芦屋芸術|同人誌・現代詩・小説

カアカアは、食事中!

 我が家にいる時は、私はたいがいダイニングルームで、パソコンや本やペンやメモ用紙やらが積みあげられたダイニングテーブルを前にして、座っている。いつも北向きに腰掛けていて、六年前までは亡妻が私と向き合って、彼女の背後にキッチンルームがある。

 私の背後、南側のガラス戸の向こうはウッドデッキになっていて、その手すりにカアカアが立って、私の背中めがけて鳴き叫び、食事を催促することもある。ガラス戸を覗いて、カアカアと見つめあう。「カアカア、少し待ちなさい」。せわしない気持で、キッチンルームでパンをちぎったり、愛猫アニーのキャットフードをにぎったり、そして速歩で私は庭へ出る。

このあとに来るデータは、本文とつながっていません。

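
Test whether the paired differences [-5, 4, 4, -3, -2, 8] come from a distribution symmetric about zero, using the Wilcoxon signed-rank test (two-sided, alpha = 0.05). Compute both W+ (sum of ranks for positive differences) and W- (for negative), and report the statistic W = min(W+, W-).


Step 1: Drop any zero differences (none here) and take |d_i|.
|d| = [5, 4, 4, 3, 2, 8]
Step 2: Midrank |d_i| (ties get averaged ranks).
ranks: |5|->5, |4|->3.5, |4|->3.5, |3|->2, |2|->1, |8|->6
Step 3: Attach original signs; sum ranks with positive sign and with negative sign.
W+ = 3.5 + 3.5 + 6 = 13
W- = 5 + 2 + 1 = 8
(Check: W+ + W- = 21 should equal n(n+1)/2 = 21.)
Step 4: Test statistic W = min(W+, W-) = 8.
Step 5: Ties in |d|, so use the tie-corrected normal approximation.
        E[W] = n(n+1)/4 = 6*7/4 = 10.5.
        Tie groups: |d|=4 (t=2); sum(t^3 - t) = 6.
        Var[W] = n(n+1)(2n+1)/24 - sum(t^3-t)/48 = 546/24 - 6/48 = 22.625.
        z = (W - E[W]) / sqrt(Var[W]) = (8 - 10.5) / 4.7566 = -0.5256.
        Two-sided p = 2*Phi(z) = 0.599174.
Step 6: alpha = 0.05. fail to reject H0.

W+ = 13, W- = 8, W = min = 8, p = 0.599174, fail to reject H0.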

 小さいときに仲間のカラスにいじめられ身体障害者になったカアカアはとても神経質で、そわそわして辺りを警戒しながら食事する。「カアカア、おじさんがいるから、大丈夫だ、ゆっくり食べなさい」、そんな私の助言も効果はない。あいかわらずオドオドしている。カラス仲間の襲撃を恐れている。実際、私が目を離した瞬間、カアカアは仲間のハシブトガラスに襲われ、ご飯を強奪された。しかし、確かに、健常者のカラスだ、といって非難しても、腹がへるのは、いっしょだった。